Perlmutter @ NERSC

This page only provides HiPACE++ specific instructions. For more information please visit the Perlmutter documentation.

Log in with ssh <yourid>@perlmutter-p1.nersc.gov.

Building for GPU

Create a file profile.hipace and source it whenever you log in and want to work with HiPACE++:

# please set your project account
export proj=<your project id>_g  # _g for GPU accounting

# required dependencies
module load cmake/3.22.0
module load cray-hdf5-parallel/1.12.2.3

# necessary to use CUDA-Aware MPI and run a job
export CRAY_ACCEL_TARGET=nvidia80

# optimize CUDA compilation for A100
export AMREX_CUDA_ARCH=8.0

# compiler environment hints
export CC=cc
export CXX=CC
export FC=ftn
export CUDACXX=$(which nvcc)
export CUDAHOSTCXX=CC

Download HiPACE++ from GitHub (the first time, and whenever you want the latest version):

git clone https://github.com/Hi-PACE/hipace.git $HOME/src/hipace # or any other path you prefer

Compile the code using CMake

source profile.hipace # load the correct modules
cd $HOME/src/hipace   # or where HiPACE++ is installed
rm -rf build
cmake -S . -B build -DHiPACE_COMPUTE=CUDA
cmake --build build -j 16

You can get familiar with the HiPACE++ input file format in our Get started section, to prepare an input file that suits your needs.
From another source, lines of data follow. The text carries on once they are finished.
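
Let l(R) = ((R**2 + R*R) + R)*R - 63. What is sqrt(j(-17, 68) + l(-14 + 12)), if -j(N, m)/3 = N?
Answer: 2*I*sqrt(6) ≈ 4.899*I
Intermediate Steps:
j(N, m) = -3*N
l(R) = -63 + R*(R + 2*R**2) (l(R) = ((R**2 + R**2) + R)*R - 63 = (2*R**2 + R)*R - 63 = (R + 2*R**2)*R - 63 = R*(R + 2*R**2) - 63 = -63 + R*(R + 2*R**2))
sqrt(j(-17, 68) + l(-14 + 12)) = sqrt(-3*(-17) + (-63 + (-14 + 12)**2 + 2*(-14 + 12)**3)) = sqrt(51 + (-63 + (-2)**2 + 2*(-2)**3)) = sqrt(51 + (-63 + 4 + 2*(-8))) = sqrt(51 + (-63 + 4 - 16)) = sqrt(51 - 75) = sqrt(-24) = 2*I*sqrt(6)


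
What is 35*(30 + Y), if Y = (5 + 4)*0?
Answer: 1050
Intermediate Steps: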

You can then create your directory in your $PSCRATCH, where you can put your input file and adapt the following submission script:

#!/bin/bash -l

#SBATCH -t 01:00:00
#SBATCH -N 2
#SBATCH -J HiPACE++
#    note: <proj> must end on _g
#SBATCH -A <proj>_g
#SBATCH -q regular
#SBATCH -C gpu
#SBATCH -c 32
#SBATCH --exclusive
#SBATCH --gpu-bind=none
#SBATCH --gpus-per-node=4
#SBATCH -o hipace.o%j
#SBATCH -e hipace.e%j

# path to executable and input script
EXE=$HOME/src/hipace/build/bin/hipace
INPUTS=inputs

# pin to closest NIC to GPU
export MPICH_OFI_NIC_POLICY=GPU

# for GPU-aware MPI use the first line
#HIPACE_GPU_AWARE_MPI="comms_buffer.on_gpu=1"
HIPACE_GPU_AWARE_MPI=""

# CUDA visible devices are ordered inverse to local task IDs
#   Reference: nvidia-smi topo -m
srun --cpu-bind=cores bash -c "
    export CUDA_VISIBLE_DEVICES=\$((3-SLURM_LOCALID));
    ${EXE} ${INPUTS} ${HIPACE_GPU_AWARE_MPI}" \
  > output.txt

and use it to submit a simulation. Note, that this example simulation runs on 8 GPUs, since -N = 2 yields 2 nodes with 4 GPUs each.

Tip

Parallel simulations can be largely accelerated by using GPU-aware MPI. To utilize GPU-aware MPI, the input parameter comms_buffer.on_gpu = 1 must be set (see the job script above).

Note that using GPU-aware MPI may require more GPU memory.